Barriers to entry raised
New publications continue to hit the newsstand market place. The barriers to entry have, however, been raised. From slotting fees at mass merchandise accounts, to placement fees in terminal accounts and wholesaler new title promotions fees, a new publication has to pay its own way to achieve a reasonable level of display and distribution.
The wholesalers are clearly caught in the middle of changes at the retailer and publisher levels. Retailer bankruptcies, delayed payments, low sell-through percentages, declining dollar sales, and the need to invest in their own businesses has caused them to sharpen their business skills. The retailers will not allow wholesalers to decrease services, and so many wholesalers have taken advantage of technological advances to pare internal labor costs. The larger wholesaler groups have become proficient at using their data and created marketing departments aimed at the major retailers.

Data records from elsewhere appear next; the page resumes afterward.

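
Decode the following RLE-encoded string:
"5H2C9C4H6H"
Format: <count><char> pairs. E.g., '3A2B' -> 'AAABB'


Expanding each <count><char> pair:
  5H -> 'HHHHH'
  2C -> 'CC'
  9C -> 'CCCCCCCCC'
  4H -> 'HHHH'
  6H -> 'HHHHHH'

Decoded = HHHHHCCCCCCCCCCCHHHHHHHHHH


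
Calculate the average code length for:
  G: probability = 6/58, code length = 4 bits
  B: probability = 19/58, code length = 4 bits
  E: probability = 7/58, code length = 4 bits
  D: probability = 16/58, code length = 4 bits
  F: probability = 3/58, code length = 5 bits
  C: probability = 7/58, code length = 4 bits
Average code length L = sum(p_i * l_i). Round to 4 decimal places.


Weighted contributions p_i * l_i:
  G: (6/58) * 4 = 24/58
  B: (19/58) * 4 = 76/58
  E: (7/58) * 4 = 28/58
  D: (16/58) * 4 = 64/58
  F: (3/58) * 5 = 15/58
  C: (7/58) * 4 = 28/58
Sum = (24 + 76 + 28 + 64 + 15 + 28)/58 = 235/58

L = 235/58 = 4.0517 bits/symbol


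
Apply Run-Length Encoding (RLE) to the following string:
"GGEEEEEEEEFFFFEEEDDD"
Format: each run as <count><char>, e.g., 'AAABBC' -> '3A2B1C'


Scanning runs left to right:
  i=0: run of 'G' x 2 -> '2G'
  i=2: run of 'E' x 8 -> '8E'
  i=10: run of 'F' x 4 -> '4F'
  i=14: run of 'E' x 3 -> '3E'
  i=17: run of 'D' x 3 -> '3D'

RLE = 2G8E4F3E3D


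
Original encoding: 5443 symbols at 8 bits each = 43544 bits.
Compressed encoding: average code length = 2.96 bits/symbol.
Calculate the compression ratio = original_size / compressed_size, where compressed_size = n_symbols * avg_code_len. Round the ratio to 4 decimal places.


original_size = n_symbols * orig_bits = 5443 * 8 = 43544 bits
compressed_size = n_symbols * avg_code_len = 5443 * 2.96 = 16111.28 bits
ratio = original_size / compressed_size = 43544 / 16111.28 = 2.7027

Compression ratio = 2.7027


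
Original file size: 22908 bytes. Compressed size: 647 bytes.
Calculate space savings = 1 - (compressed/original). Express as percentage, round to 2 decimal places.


ratio = compressed/original = 647/22908 = 0.028243
savings = 1 - ratio = 1 - 0.028243 = 0.971757
as a percentage: 0.971757 * 100 = 97.18%

Space savings = 1 - 647/22908 = 97.18%


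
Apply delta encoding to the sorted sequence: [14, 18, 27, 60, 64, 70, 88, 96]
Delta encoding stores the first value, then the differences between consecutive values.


First value: 14
Deltas:
  18 - 14 = 4
  27 - 18 = 9
  60 - 27 = 33
  64 - 60 = 4
  70 - 64 = 6
  88 - 70 = 18
  96 - 88 = 8


Delta encoded: [14, 4, 9, 33, 4, 6, 18, 8]


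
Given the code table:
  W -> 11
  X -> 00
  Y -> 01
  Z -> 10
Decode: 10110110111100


Decoding:
10 -> Z
11 -> W
01 -> Y
10 -> Z
11 -> W
11 -> W
00 -> X


Result: ZWYZWWX


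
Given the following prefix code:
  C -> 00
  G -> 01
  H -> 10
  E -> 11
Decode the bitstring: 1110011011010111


Decoding step by step:
Bits 11 -> E
Bits 10 -> H
Bits 01 -> G
Bits 10 -> H
Bits 11 -> E
Bits 01 -> G
Bits 01 -> G
Bits 11 -> E


Decoded message: EHGHEGGE


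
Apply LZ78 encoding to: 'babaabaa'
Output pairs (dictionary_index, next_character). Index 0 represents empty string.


LZ78 encoding steps:
Dictionary: {0: ''}
Step 1: w='' (idx 0), next='b' -> output (0, 'b'), add 'b' as idx 1
Step 2: w='' (idx 0), next='a' -> output (0, 'a'), add 'a' as idx 2
Step 3: w='b' (idx 1), next='a' -> output (1, 'a'), add 'ba' as idx 3
Step 4: w='a' (idx 2), next='b' -> output (2, 'b'), add 'ab' as idx 4
Step 5: w='a' (idx 2), next='a' -> output (2, 'a'), add 'aa' as idx 5


Encoded: [(0, 'b'), (0, 'a'), (1, 'a'), (2, 'b'), (2, 'a')]


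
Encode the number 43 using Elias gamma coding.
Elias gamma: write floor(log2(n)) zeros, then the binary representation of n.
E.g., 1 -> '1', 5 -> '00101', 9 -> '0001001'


num_bits = floor(log2(43)) + 1 = 6
leading_zeros = num_bits - 1 = 5
binary(43) = 101011

Elias gamma(43) = '00000' + '101011' = 00000101011 (11 bits)


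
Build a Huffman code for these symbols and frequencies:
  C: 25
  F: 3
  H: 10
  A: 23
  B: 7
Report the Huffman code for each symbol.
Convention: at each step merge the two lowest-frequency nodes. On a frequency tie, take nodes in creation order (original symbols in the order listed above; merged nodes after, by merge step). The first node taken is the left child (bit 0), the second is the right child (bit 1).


Huffman tree construction:
Step 1: Merge F(3) + B(7) = 10
Step 2: Merge H(10) + (F+B)(10) = 20
Step 3: Merge (H+(F+B))(20) + A(23) = 43
Step 4: Merge C(25) + ((H+(F+B))+A)(43) = 68
Read each symbol's code off the tree from the root (left child = 0, right child = 1).

Codes:
  C: 0 (length 1)
  F: 1010 (length 4)
  H: 100 (length 3)
  A: 11 (length 2)
  B: 1011 (length 4)
Average code length: 141/68 = 2.0735 bits/symbol


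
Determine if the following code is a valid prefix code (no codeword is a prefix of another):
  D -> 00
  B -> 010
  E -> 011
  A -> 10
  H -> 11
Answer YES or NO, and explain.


Checking each pair (does one codeword prefix another?):
  D='00' vs B='010': no prefix
  D='00' vs E='011': no prefix
  D='00' vs A='10': no prefix
  D='00' vs H='11': no prefix
  B='010' vs D='00': no prefix
  B='010' vs E='011': no prefix
  B='010' vs A='10': no prefix
  B='010' vs H='11': no prefix
  E='011' vs D='00': no prefix
  E='011' vs B='010': no prefix
  E='011' vs A='10': no prefix
  E='011' vs H='11': no prefix
  A='10' vs D='00': no prefix
  A='10' vs B='010': no prefix
  A='10' vs E='011': no prefix
  A='10' vs H='11': no prefix
  H='11' vs D='00': no prefix
  H='11' vs B='010': no prefix
  H='11' vs E='011': no prefix
  H='11' vs A='10': no prefix
No violation found over all pairs.

YES -- this is a valid prefix code. No codeword is a prefix of any other codeword.


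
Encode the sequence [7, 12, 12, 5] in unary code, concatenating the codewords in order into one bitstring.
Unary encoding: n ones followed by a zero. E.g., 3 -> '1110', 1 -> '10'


Encode each number as n ones followed by a terminating 0:
  7 -> 11111110 (8 bits)
  12 -> 1111111111110 (13 bits)
  12 -> 1111111111110 (13 bits)
  5 -> 111110 (6 bits)
Total length = 8 + 13 + 13 + 6 = 40 bits.

Unary([7, 12, 12, 5]) = 1111111011111111111101111111111110111110 (40 bits)


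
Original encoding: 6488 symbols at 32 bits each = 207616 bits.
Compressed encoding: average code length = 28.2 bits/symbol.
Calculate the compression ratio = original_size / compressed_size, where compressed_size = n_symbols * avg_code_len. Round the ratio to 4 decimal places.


original_size = n_symbols * orig_bits = 6488 * 32 = 207616 bits
compressed_size = n_symbols * avg_code_len = 6488 * 28.2 = 182961.6 bits
ratio = original_size / compressed_size = 207616 / 182961.6 = 1.1348

Compression ratio = 1.1348


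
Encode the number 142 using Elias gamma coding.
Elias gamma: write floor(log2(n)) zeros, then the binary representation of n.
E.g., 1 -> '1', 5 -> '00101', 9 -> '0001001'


num_bits = floor(log2(142)) + 1 = 8
leading_zeros = num_bits - 1 = 7
binary(142) = 10001110

Elias gamma(142) = '0000000' + '10001110' = 000000010001110 (15 bits)


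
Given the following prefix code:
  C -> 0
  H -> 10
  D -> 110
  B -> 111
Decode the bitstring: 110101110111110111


Decoding step by step:
Bits 110 -> D
Bits 10 -> H
Bits 111 -> B
Bits 0 -> C
Bits 111 -> B
Bits 110 -> D
Bits 111 -> B


Decoded message: DHBCBDB


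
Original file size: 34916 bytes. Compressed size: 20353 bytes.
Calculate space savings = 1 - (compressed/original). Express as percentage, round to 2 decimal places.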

They are becoming skilled in creating and implementing promotion plans for retailers.
Individual wholesalers, not part of a larger chain, are bonding together, sometimes on a regional basis, to form their own marketing groups. Both retailers and publishers stand to benefit from this attention at the point-of-purchase.
Consumers are being provided with multiple newsstand promotions. Couponing, both on individual titles and as part of a group of titles is now an accepted sales promotion device; along with polybagging special inserts, lower cover prices and seasonal local promotions, these devices are causing newsstand magazines to attract attention formerly reserved for subscription promotions.
The need for timely and accurate data to feed retailer needs as well as allow newsstand people to compete within their own companies for circulation promotion dollars was manifested in the creation of PRIM (Periodical Retail Information Management). The data-gathering service started processing last summer, and will begin providing information regularly to its members this fall.